The Rover (David Michôd, 2014) wr. Joel Edgerton, David Michôd, dp Natasha Braier; Robert Pattinson, Guy Pearce, Scoot McNairy, David Field, Anthony Hayes, Gillian Jones, Susan Prior, Richard Green; apocalyptic revenge, road; Aust release 12 June
Much was expected of Australian director David Michôd after his brilliant, unsettling debut feature, Animal Kingdom, expectations that have, for the most part, been met with his second feature. The Rover is a road movie that inevitably evokes the Mad Max films because like them it's set in the desert of an apparently ruined Australia. The new film is also an odd couple movie, with Eric an apparently decent man forming a reluctant partnership with the untrustworthy and unpredictable Rey. The film is pretty violent, and is structured around a series of suspenseful scenes that are very well handled. Only at the very end does the contrivance of the whole enterprise show through, and by then you've either embraced the film for the sheer cinematic smarts it exhibits or rejected it. Cinematography by Argentina's Natasha Braier is excellent, and among the fine actors to make major contributions are Gillian Jones, as a sinister old woman, Susan Prior as an isolated doctor, David Field as one of the car thieves, and American Scoot McNairy as Rey's vicious brother. David Stratton, At the Movies.
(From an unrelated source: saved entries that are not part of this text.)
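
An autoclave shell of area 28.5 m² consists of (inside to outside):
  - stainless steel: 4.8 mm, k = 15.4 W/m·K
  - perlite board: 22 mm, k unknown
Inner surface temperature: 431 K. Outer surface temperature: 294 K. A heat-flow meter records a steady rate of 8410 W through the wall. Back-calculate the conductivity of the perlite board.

Using the resistance-network approach (series):
R_stainless steel = L/(kA) = 0.0048/(15.4×28.5) = 1.094×10^-5 K/W
Sum of known resistances R_other = 1.094×10^-5 K/W
Total R = ΔT/Q = 137/8410 = 0.01629 K/W
R_perlite board = R_total − R_other = 0.01628 K/W
k = L/(R·A) = 0.022/(0.01628×28.5)

k ≈ 0.0474 W/(m·K)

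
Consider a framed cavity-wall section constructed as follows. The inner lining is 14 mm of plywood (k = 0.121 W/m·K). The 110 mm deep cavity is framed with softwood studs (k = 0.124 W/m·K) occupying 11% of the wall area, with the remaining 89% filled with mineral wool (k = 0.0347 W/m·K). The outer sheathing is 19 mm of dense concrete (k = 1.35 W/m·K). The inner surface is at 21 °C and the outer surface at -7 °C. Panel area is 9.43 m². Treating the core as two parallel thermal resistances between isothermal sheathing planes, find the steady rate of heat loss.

Q ≈ 102 W

Sheathing layers in series; stud and cavity paths in parallel between them.
R_inner = 0.014/(0.121×9.43) = 0.01227 K/W
R_stud  = 0.11/(0.124×0.11×9.43) = 0.8552 K/W
R_cav   = 0.11/(0.0347×0.89×9.43) = 0.3777 K/W
1/R_core = 1/R_stud + 1/R_cav → R_core = 0.262 K/W
R_outer = 0.019/(1.35×9.43) = 0.001492 K/W
R_total = 0.2758 K/W
Q = ΔT/R_total = 28/0.2758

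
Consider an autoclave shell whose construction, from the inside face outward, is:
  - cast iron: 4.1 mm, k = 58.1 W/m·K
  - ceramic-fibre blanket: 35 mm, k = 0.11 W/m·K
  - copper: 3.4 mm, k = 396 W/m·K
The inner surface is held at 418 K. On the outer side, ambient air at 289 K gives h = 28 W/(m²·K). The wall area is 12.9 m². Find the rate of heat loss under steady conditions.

Model the wall as resistances in series:
R_cast iron = L/(kA) = 0.0041/(58.1×12.9) = 5.47×10^-6 K/W
R_ceramic-fibre blanket = L/(kA) = 0.035/(0.11×12.9) = 0.02467 K/W
R_copper = L/(kA) = 0.0034/(396×12.9) = 6.656×10^-7 K/W
R_outer film = 1/(h_o·A) = 1/(28×12.9) = 0.002769 K/W
R_total = 0.02744 K/W
Q = ΔT / R_total = 129 / 0.02744

Q ≈ 4700 W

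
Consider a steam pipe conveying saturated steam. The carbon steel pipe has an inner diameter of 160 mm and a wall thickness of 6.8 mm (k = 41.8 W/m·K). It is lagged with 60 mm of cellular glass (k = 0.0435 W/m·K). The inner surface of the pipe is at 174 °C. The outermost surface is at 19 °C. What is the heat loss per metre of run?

Treating each annulus and film as a series resistance:
R_carbon steel pipe wall = ln(86.8/80)/(2π×41.8×1) = 3.106×10^-4 K/W
R_cellular glass = ln(146.8/86.8)/(2π×0.0435×1) = 1.923 K/W
R_total = 1.923 K/W
Q = ΔT/R_total = 155/1.923

q′ ≈ 80.6 W/m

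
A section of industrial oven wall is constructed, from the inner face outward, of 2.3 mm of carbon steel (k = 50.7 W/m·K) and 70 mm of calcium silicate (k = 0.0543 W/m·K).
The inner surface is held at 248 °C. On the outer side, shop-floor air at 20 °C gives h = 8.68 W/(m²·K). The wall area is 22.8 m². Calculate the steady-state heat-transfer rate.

Model the wall as resistances in series:
R_carbon steel = L/(kA) = 0.0023/(50.7×22.8) = 1.99×10^-6 K/W
R_calcium silicate = L/(kA) = 0.07/(0.0543×22.8) = 0.05654 K/W
R_outer film = 1/(h_o·A) = 1/(8.68×22.8) = 0.005053 K/W
R_total = 0.0616 K/W
Q = ΔT / R_total = 228 / 0.0616

Q ≈ 3700 W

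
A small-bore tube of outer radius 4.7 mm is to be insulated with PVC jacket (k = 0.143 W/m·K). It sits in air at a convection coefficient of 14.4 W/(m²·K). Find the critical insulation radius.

For a cylinder r_cr = k/h = 0.143/14.4
r_cr = 9.93 mm; since the bare radius (4.7 mm) is below r_cr, adding a thin layer of insulation will *increase* heat loss.

r_cr ≈ 9.93 mm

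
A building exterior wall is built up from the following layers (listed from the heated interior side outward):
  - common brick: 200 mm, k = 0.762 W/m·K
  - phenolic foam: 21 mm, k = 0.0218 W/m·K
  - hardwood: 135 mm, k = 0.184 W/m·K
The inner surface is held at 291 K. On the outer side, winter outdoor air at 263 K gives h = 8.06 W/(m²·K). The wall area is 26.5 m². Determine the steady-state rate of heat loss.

Model the wall as resistances in series:
R_common brick = L/(kA) = 0.2/(0.762×26.5) = 0.009904 K/W
R_phenolic foam = L/(kA) = 0.021/(0.0218×26.5) = 0.03635 K/W
R_hardwood = L/(kA) = 0.135/(0.184×26.5) = 0.02769 K/W
R_outer film = 1/(h_o·A) = 1/(8.06×26.5) = 0.004682 K/W
R_total = 0.07862 K/W
Q = ΔT / R_total = 28 / 0.07862

Q ≈ 356 W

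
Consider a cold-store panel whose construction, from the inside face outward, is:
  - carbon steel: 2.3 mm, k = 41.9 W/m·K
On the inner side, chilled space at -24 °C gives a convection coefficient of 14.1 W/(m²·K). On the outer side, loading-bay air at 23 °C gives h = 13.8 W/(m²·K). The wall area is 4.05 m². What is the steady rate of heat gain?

Q ≈ 1330 W

Series thermal resistances:
R_inner film = 1/(h_i·A) = 1/(14.1×4.05) = 0.01751 K/W
R_carbon steel = L/(kA) = 0.0023/(41.9×4.05) = 1.355×10^-5 K/W
R_outer film = 1/(h_o·A) = 1/(13.8×4.05) = 0.01789 K/W
R_total = 0.03542 K/W
Q = ΔT / R_total = 47 / 0.03542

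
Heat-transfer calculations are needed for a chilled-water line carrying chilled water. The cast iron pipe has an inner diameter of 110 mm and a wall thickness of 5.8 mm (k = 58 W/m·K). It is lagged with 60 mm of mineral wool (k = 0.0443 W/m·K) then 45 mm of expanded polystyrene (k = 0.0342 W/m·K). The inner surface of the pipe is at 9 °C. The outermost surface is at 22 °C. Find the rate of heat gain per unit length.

For a radial system each layer contributes R = ln(r_out/r_in)/(2πkL); films add R = 1/(hA).
R_cast iron pipe wall = ln(60.8/55)/(2π×58×1) = 2.751×10^-4 K/W
R_mineral wool = ln(120.8/60.8)/(2π×0.0443×1) = 2.467 K/W
R_expanded polystyrene = ln(165.8/120.8)/(2π×0.0342×1) = 1.474 K/W
R_total = 3.94 K/W
Q = ΔT/R_total = 13/3.94

q′ ≈ 3.3 W/m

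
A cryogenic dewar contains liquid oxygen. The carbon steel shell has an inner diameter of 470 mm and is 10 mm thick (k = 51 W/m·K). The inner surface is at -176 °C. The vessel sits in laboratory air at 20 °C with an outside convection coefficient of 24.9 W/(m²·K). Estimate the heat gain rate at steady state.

Radial (spherical) resistances in series:
R_carbon steel shell = (1/0.235 − 1/0.245)/(4π×51) = 2.71×10^-4 K/W
R_outer film = 1/(h·4πr_o²) = 1/(24.9×4π×0.245²) = 0.05324 K/W
R_total = 0.05351 K/W
Q = ΔT/R_total = 196/0.05351

Q ≈ 3660 W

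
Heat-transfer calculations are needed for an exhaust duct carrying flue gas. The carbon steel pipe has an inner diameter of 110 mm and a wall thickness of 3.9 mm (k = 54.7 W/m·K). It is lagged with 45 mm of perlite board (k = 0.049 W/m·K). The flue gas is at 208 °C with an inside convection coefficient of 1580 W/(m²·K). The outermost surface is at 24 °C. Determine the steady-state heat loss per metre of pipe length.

q′ ≈ 99.7 W/m

For a radial system each layer contributes R = ln(r_out/r_in)/(2πkL); films add R = 1/(hA).
R_inner film = 1/(h_i·2πr₁L) = 1/(1580×2π×0.055×1) = 0.001831 K/W
R_carbon steel pipe wall = ln(58.9/55)/(2π×54.7×1) = 1.993×10^-4 K/W
R_perlite board = ln(103.9/58.9)/(2π×0.049×1) = 1.844 K/W
R_total = 1.846 K/W
Q = ΔT/R_total = 184/1.846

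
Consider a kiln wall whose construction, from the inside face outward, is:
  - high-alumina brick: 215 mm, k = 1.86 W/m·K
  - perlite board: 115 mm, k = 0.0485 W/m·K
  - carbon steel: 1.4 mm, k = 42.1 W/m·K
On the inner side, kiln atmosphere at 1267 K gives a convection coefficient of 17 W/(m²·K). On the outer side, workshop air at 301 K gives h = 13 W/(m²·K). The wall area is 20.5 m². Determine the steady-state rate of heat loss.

Thermal resistances in series:
R_inner film = 1/(h_i·A) = 1/(17×20.5) = 0.002869 K/W
R_high-alumina brick = L/(kA) = 0.215/(1.86×20.5) = 0.005639 K/W
R_perlite board = L/(kA) = 0.115/(0.0485×20.5) = 0.1157 K/W
R_carbon steel = L/(kA) = 0.0014/(42.1×20.5) = 1.622×10^-6 K/W
R_outer film = 1/(h_o·A) = 1/(13×20.5) = 0.003752 K/W
R_total = 0.1279 K/W
Q = ΔT / R_total = 966 / 0.1279

Q ≈ 7550 W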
Sydney Film Festival update: The Rover, David Michod's starkly brutal post-apocalyptic follow-up to Animal Kingdom, has an absolutely brilliant opening (bolstered by terrific sound design and music) but turns too quickly into an ultra-violent dirge, with Robert Pattinson's unexplained southern brogue requiring subtitles but not getting them. It's like Mad Max got rid of the chase sequences and replaced them with interminable camp fire scenes filled with mumbling, throwing in the odd point blank execution just to wake up the audience. Meanwhile some good actors like Susan Prior and David Field are not on screen for nearly long enough. As for the the ending, I'll quote the woman seated behind me to her companion: "you have got to be kidding". Lynden Barber, Facebook.
With so much build-up the final showdown can't – and doesn't – live up to all expectations, for Eric, Rey or equally, for us. Of course, that's precisely the point in this story of misdirected rage and misanthropy, which tries to contemplate the cost of violent retribution at the same time it dishes it out. Fiona Williams, SBS Movies.